Bicara mengenai kearifan lokal, di ujung timur Pulau Jawa. Khususnya di lereng gunung Bromo-Semeru terdapat sebuah sekelompok warga yang tinggal di sana. Kelompok warga ini dikenal dengan nama Suku Tengger. Warga Suku Tengger terdapat di daerah Kaldera Bromo-Tengger-Semeru yang tersebar di kota Malang, Pasuruan, Probolinggo dan Lumajang.

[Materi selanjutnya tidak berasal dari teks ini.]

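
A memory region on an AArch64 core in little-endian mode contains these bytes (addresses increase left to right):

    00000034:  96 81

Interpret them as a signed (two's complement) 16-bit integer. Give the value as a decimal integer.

Little-endian stores the least-significant byte at the lowest address.
Reassemble most-significant byte first: 81 96 → 0x8196.
Top bit is set, so as a signed 16-bit value this is 0x8196 − 2^16 = -32362.

-32362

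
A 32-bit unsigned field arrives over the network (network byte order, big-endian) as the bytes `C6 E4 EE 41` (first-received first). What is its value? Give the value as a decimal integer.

3336891969

Big-endian stores the most-significant byte at the lowest address.
The bytes are already most-significant first: 0xC6E4EE41.
0xC6E4EE41 = 3336891969.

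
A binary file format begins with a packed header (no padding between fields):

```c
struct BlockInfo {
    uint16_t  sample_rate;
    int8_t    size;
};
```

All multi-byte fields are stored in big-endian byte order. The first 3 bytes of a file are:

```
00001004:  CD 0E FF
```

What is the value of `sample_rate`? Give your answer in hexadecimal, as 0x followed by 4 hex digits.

0xCD0E

`sample_rate` is the first field, at byte offset 0, occupying 2 bytes.
Bytes at offsets 0..1: CD 0E.
Big-endian stores the most-significant byte at the lowest address.
The bytes are already most-significant first: 0xCD0E.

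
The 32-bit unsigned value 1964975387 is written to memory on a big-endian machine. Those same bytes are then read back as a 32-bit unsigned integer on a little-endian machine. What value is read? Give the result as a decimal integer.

1964975387 in 32-bit hexadecimal is 0x751F251B.
Stored big-endian, the bytes at ascending addresses are 75 1F 25 1B.
Read back as little-endian, the first byte is least significant, giving 0x1B251F75.
0x1B251F75 = 455417717.

455417717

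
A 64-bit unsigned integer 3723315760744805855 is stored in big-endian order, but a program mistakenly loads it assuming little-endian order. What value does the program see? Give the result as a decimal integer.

3723315760744805855 in 64-bit hexadecimal is 0x33ABDFF519CEB5DF.
Stored big-endian, the bytes at ascending addresses are 33 AB DF F5 19 CE B5 DF.
Read back as little-endian, the first byte is least significant, giving 0xDFB5CE19F5DFAB33.
0xDFB5CE19F5DFAB33 = 16120017052137138995.

16120017052137138995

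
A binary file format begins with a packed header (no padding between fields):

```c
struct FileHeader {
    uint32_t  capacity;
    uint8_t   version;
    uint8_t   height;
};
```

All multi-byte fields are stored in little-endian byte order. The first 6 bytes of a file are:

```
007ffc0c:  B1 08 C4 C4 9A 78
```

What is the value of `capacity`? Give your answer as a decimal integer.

3301181617

`capacity` is the first field, at byte offset 0, occupying 4 bytes.
Bytes at offsets 0..3: B1 08 C4 C4.
Little-endian: lowest address holds the least-significant byte.
Reassemble most-significant byte first: C4 C4 08 B1 → 0xC4C408B1.
0xC4C408B1 = 3301181617.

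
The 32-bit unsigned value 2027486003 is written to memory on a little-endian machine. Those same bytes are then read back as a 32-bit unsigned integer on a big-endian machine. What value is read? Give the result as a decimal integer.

2027486003 in 32-bit hexadecimal is 0x78D8FB33.
Stored little-endian, the bytes at ascending addresses are 33 FB D8 78.
Read back as big-endian, the last byte is least significant, giving 0x33FBD878.
0x33FBD878 = 872142968.

872142968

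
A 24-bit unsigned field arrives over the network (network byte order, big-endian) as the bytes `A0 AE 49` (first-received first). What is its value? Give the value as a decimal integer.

In big-endian order the high byte comes first in memory.
The bytes are already most-significant first: 0xA0AE49.
0xA0AE49 = 10530377.

10530377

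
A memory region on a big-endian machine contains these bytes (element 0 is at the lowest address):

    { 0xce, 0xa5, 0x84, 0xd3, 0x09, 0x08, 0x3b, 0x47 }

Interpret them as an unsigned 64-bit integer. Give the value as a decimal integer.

14890453784894913351

In big-endian order the high byte comes first in memory.
The bytes are already most-significant first: 0xCEA584D309083B47.
0xCEA584D309083B47 = 14890453784894913351.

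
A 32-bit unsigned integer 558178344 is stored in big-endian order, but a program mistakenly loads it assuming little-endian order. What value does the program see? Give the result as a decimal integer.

558178344 in 32-bit hexadecimal is 0x21452028.
Stored big-endian, the bytes at ascending addresses are 21 45 20 28.
Read back as little-endian, the first byte is least significant, giving 0x28204521.
0x28204521 = 673203489.

673203489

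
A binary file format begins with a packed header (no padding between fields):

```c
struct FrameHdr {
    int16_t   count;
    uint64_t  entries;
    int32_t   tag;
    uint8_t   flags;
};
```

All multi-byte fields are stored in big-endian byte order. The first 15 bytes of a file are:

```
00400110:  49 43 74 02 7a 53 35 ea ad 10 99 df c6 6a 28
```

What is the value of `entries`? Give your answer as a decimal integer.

`entries` follows `count` (2 bytes), so it starts at byte offset 2 and occupies 8 bytes.
Bytes at offsets 2..9: 74 02 7A 53 35 EA AD 10.
Big-endian stores the most-significant byte at the lowest address.
The bytes are already most-significant first: 0x74027A5335EAAD10.
0x74027A5335EAAD10 = 8359378356158508304.

8359378356158508304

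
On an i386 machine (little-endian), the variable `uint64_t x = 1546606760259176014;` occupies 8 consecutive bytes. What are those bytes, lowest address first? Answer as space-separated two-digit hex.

4E 46 77 78 A7 A6 76 15

1546606760259176014 in hexadecimal, padded to 64 bits, is 0x1576A6A77877464E.
Split into bytes (most-significant first): 15 76 A6 A7 78 77 46 4E.
In little-endian order the low byte comes first in memory.
So at ascending addresses the bytes are 4E 46 77 78 A7 A6 76 15.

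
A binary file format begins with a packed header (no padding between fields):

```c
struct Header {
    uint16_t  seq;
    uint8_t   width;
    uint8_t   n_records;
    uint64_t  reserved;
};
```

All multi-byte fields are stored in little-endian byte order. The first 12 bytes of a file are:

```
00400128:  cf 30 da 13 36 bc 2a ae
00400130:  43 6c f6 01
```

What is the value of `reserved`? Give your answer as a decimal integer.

`reserved` follows `seq` (2 B), `width` (1 B), `n_records` (1 B), so it starts at offset 2 + 1 + 1 = 4 and occupies 8 bytes.
Bytes at offsets 4..11: 36 BC 2A AE 43 6C F6 01.
In little-endian order the low byte comes first in memory.
Reassemble most-significant byte first: 01 F6 6C 43 AE 2A BC 36 → 0x01F66C43AE2ABC36.
0x01F66C43AE2ABC36 = 141419476249394230.

141419476249394230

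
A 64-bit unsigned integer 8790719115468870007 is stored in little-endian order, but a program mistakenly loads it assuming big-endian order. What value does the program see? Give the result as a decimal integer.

8790719115468870007 in 64-bit hexadecimal is 0x79FEE875D5C21177.
Stored little-endian, the bytes at ascending addresses are 77 11 C2 D5 75 E8 FE 79.
Read back as big-endian, the last byte is least significant, giving 0x7711C2D575E8FE79.
0x7711C2D575E8FE79 = 8579852987179531897.

8579852987179531897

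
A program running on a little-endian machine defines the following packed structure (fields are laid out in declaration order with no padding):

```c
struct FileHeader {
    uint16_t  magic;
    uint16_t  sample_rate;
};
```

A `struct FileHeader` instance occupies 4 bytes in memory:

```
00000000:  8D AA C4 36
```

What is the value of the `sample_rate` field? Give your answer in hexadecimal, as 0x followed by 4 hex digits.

0x36C4

`sample_rate` follows `magic` (2 bytes), so it starts at byte offset 2 and occupies 2 bytes.
Bytes at offsets 2..3: C4 36.
In little-endian order the low byte comes first in memory.
Reassemble most-significant byte first: 36 C4 → 0x36C4.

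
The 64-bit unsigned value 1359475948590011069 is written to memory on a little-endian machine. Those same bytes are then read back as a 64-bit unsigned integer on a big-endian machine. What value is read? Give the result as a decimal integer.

1359475948590011069 in 64-bit hexadecimal is 0x12DDD42C246512BD.
Stored little-endian, the bytes at ascending addresses are BD 12 65 24 2C D4 DD 12.
Read back as big-endian, the last byte is least significant, giving 0xBD1265242CD4DD12.
0xBD1265242CD4DD12 = 13624063028794547474.

13624063028794547474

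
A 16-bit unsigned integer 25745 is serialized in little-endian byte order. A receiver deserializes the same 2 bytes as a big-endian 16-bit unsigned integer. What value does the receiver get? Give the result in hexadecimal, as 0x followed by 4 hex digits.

25745 in 16-bit hexadecimal is 0x6491.
Stored little-endian, the bytes at ascending addresses are 91 64.
Read back as big-endian, the last byte is least significant, giving 0x9164.

0x9164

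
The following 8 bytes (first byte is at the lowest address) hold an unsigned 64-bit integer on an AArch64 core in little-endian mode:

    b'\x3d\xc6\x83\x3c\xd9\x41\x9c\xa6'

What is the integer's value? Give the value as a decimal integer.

Little-endian: lowest address holds the least-significant byte.
Reassemble most-significant byte first: A6 9C 41 D9 3C 83 C6 3D → 0xA69C41D93C83C63D.
0xA69C41D93C83C63D = 12005543107941877309.

12005543107941877309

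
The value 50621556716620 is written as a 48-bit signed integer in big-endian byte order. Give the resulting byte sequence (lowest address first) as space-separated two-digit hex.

2E 0A 3F E7 F4 4C

50621556716620 in hexadecimal, padded to 48 bits, is 0x2E0A3FE7F44C.
Split into bytes (most-significant first): 2E 0A 3F E7 F4 4C.
In big-endian order the high byte comes first in memory.
So the memory order matches the most-significant-first order: 2E 0A 3F E7 F4 4C.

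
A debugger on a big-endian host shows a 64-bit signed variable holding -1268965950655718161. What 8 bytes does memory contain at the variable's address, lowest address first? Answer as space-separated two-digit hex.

EE 63 BA 30 EF 19 9C EF

Two's complement of -1268965950655718161 in 64 bits: 1268965950655718161 = 0x119C45CF10E66311; invert → 0xEE63BA30EF199CEE; add 1 → 0xEE63BA30EF199CEF.
Split into bytes (most-significant first): EE 63 BA 30 EF 19 9C EF.
Big-endian: lowest address holds the most-significant byte.
So the memory order matches the most-significant-first order: EE 63 BA 30 EF 19 9C EF.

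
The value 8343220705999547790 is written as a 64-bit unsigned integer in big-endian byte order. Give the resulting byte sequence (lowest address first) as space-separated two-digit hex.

8343220705999547790 in hexadecimal, padded to 64 bits, is 0x73C913071FC96D8E.
Split into bytes (most-significant first): 73 C9 13 07 1F C9 6D 8E.
Big-endian: lowest address holds the most-significant byte.
So the memory order matches the most-significant-first order: 73 C9 13 07 1F C9 6D 8E.

73 C9 13 07 1F C9 6D 8E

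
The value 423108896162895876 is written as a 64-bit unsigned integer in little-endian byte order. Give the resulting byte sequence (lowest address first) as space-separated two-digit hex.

04 D8 18 A1 4C 2F DF 05

423108896162895876 in hexadecimal, padded to 64 bits, is 0x05DF2F4CA118D804.
Split into bytes (most-significant first): 05 DF 2F 4C A1 18 D8 04.
In little-endian order the low byte comes first in memory.
So at ascending addresses the bytes are 04 D8 18 A1 4C 2F DF 05.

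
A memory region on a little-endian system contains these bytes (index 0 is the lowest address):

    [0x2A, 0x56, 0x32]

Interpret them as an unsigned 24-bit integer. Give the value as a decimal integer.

In little-endian order the low byte comes first in memory.
Reassemble most-significant byte first: 32 56 2A → 0x32562A.
0x32562A = 3298858.

3298858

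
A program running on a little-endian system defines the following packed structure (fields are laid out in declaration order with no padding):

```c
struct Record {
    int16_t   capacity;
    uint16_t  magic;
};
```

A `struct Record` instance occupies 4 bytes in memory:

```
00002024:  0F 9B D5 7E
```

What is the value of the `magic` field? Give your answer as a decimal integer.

32469

`magic` follows `capacity` (2 bytes), so it starts at byte offset 2 and occupies 2 bytes.
Bytes at offsets 2..3: D5 7E.
Little-endian: lowest address holds the least-significant byte.
Reassemble most-significant byte first: 7E D5 → 0x7ED5.
0x7ED5 = 32469.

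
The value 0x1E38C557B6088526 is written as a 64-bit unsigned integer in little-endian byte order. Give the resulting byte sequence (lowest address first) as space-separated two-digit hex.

Split into bytes (most-significant first): 1E 38 C5 57 B6 08 85 26.
In little-endian order the low byte comes first in memory.
So at ascending addresses the bytes are 26 85 08 B6 57 C5 38 1E.

26 85 08 B6 57 C5 38 1E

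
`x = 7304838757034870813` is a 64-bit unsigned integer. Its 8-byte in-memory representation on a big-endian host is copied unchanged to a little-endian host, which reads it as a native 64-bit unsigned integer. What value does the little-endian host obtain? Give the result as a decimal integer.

2146125296493944933

7304838757034870813 in 64-bit hexadecimal is 0x656000259691C81D.
Stored big-endian, the bytes at ascending addresses are 65 60 00 25 96 91 C8 1D.
Read back as little-endian, the first byte is least significant, giving 0x1DC8919625006065.
0x1DC8919625006065 = 2146125296493944933.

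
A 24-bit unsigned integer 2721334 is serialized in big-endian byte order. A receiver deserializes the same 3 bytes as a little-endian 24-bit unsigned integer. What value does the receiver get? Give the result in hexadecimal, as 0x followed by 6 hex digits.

0x368629

2721334 in 24-bit hexadecimal is 0x298636.
Stored big-endian, the bytes at ascending addresses are 29 86 36.
Read back as little-endian, the first byte is least significant, giving 0x368629.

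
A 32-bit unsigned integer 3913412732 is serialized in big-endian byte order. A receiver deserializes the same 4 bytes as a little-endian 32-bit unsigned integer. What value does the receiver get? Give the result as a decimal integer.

3913412732 in 32-bit hexadecimal is 0xE941F07C.
Stored big-endian, the bytes at ascending addresses are E9 41 F0 7C.
Read back as little-endian, the first byte is least significant, giving 0x7CF041E9.
0x7CF041E9 = 2096120297.

2096120297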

Upacara adat Suku Tengger yang terkenal adalah Upacara Kasada. Upacara ini dilakukan di wilayah Gunung Bromo. Perpaduan antara sinkretisme dan agama Hindu ini melahirkan kekhasan tradisi Suku Tengger. Kepercayaan mereka terhadap perbintangan dan leluhur memang menanamkan nilai-nilai luhur dan mengajarkan toleransi dalam memandang perbedaan. Oleh karena itu Suku ini tidak tertelan oleh zaman. Masuknya beragam agama, bagi mereka merupakan konsekuensi bahwa Suku Tengger hidup di tengah-tengah masyarakat yang selalu berubah dan berkembang.
Suku Tengger memiliki sejarah sendiri dengan pertemuannya dengan agama-agama. pada masa revolusi tahun 1965, Suku ini merasakan ketegangan dengan Islam. Warga Pasuruan pernah menyerbu desa-desa Suku Tengger untuk memerangi kemusyrikan. Oleh karena itu, warga Suku Tengger akhirnya memilih Hindu sebagai agama resmi yang diakui. Meskipun begitu Hindu Tengger memiliki beberapa perbedaan dengan Hindu-Bali.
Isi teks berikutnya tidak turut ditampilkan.